Nostalgia has hit the Creighton fan base hard, and many will be at least a little bit conflicted on Saturday night. That likely goes double for Rasmussen, who retired from his athletic director position at Creighton in 2021 but is still close to the school and its athletic programs. He made the trip to Pittsburgh to follow the Jays, and McDermott spoke to his relationship with his former boss.

“Bruce Rasmussen means everything to me, and I’m sure Dana would speak about Bruce in a very similar way,” McDermott said. “Besides being our boss and the guy that gave us an opportunity, he was a mentor to me and became a great friend, and still a great friend today and a mentor today. And I think you become, as you go through this journey of life, I think you become a lot of what the people around you are like and what you learn from them. And I think you can see a lot of what’s happening in Oregon’s program and our program and the way that people are treated is probably a direct result of Dana’s relationship and my relationship with Bruce because of what we learned from him and his ability to have absolutely no agenda for himself. It’s always about somebody else …

“It’ll be bittersweet for him tomorrow. He assured me last night, though, that this is Bluejays all the way. So I haven’t seen him face to face, but he made it clear in a late-night text because neither of us sleep after a game, so he just wanted to make sure I’m supposed to kick Oregon’s ass, as he said.”

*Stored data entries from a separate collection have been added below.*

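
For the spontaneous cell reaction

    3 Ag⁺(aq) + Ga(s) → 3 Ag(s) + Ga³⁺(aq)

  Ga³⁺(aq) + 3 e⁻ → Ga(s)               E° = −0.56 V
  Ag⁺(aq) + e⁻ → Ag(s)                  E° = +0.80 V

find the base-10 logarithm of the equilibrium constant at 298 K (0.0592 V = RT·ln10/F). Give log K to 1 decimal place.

The Ag⁺/Ag couple is reduced (cathode); E°cell = +0.80 − (−0.56) = +1.36 V with n = 3.
At equilibrium E = 0, so log K = nE°cell / 0.0592 = (3)(+1.36) / 0.0592 = 68.9.

log K = 68.9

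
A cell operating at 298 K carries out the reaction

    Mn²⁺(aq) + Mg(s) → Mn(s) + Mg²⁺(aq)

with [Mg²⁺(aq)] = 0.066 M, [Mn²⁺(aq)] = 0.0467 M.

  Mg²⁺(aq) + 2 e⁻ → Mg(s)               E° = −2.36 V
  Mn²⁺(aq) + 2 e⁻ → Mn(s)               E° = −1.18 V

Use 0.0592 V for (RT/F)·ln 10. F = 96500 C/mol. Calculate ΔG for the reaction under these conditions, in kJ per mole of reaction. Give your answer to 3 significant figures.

E°cell = −1.18 − (−2.36) = +1.18 V; the balanced reaction transfers n = 2 electrons.
Q = [Mg²⁺(aq)] / [Mn²⁺(aq)] = 1.41, so log Q = 0.150 and E = +1.18 − (0.0592/2)(0.150) = +1.1756 V.
Finally ΔG = −nFE = −(2)(96500 C/mol)(+1.1756 V) = −227 kJ/mol.

−227 kJ/mol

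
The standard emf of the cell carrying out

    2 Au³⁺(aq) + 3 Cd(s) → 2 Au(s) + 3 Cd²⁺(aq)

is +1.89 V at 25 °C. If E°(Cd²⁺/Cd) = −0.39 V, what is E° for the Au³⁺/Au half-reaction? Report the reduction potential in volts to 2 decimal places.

In the reaction as written the Au³⁺/Au couple is reduced (cathode) and Cd²⁺/Cd is oxidized (anode), so E°cell = E°(Au³⁺/Au) − E°(Cd²⁺/Cd).
E°(Au³⁺/Au) = E°cell + E°(anode) = +1.89 + (−0.39) = +1.50 V.

+1.50 V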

Altman did indeed share similar thoughts on Rasmussen before re-centering the conversation on the present and the task at hand.

“Bruce and I have known each other for 30 years,” Altman said. “We helped raise each other’s kids. We traveled together, played a lot of golf together. Creighton wouldn’t be what Creighton is today without Bruce. All the buildings that were built, all the things that have happened for Creighton athletics, I feel Bruce had the biggest part of that. He built that, and did a great job … But tomorrow, all I care about is my players now. It’s tough to play Creighton. I wish the committee wouldn’t have done that. There are other 3s we could have played. But they did and so we’ll have to play a game.”

Once the whistle sounds, the 30 years of shared history between McDermott and Altman will wash away and the basketball will consume their thoughts. We’ll see two great coaches going head-to-head looking to lead their team to the second weekend. With the way both teams have been playing recently, it should be a heck of a show.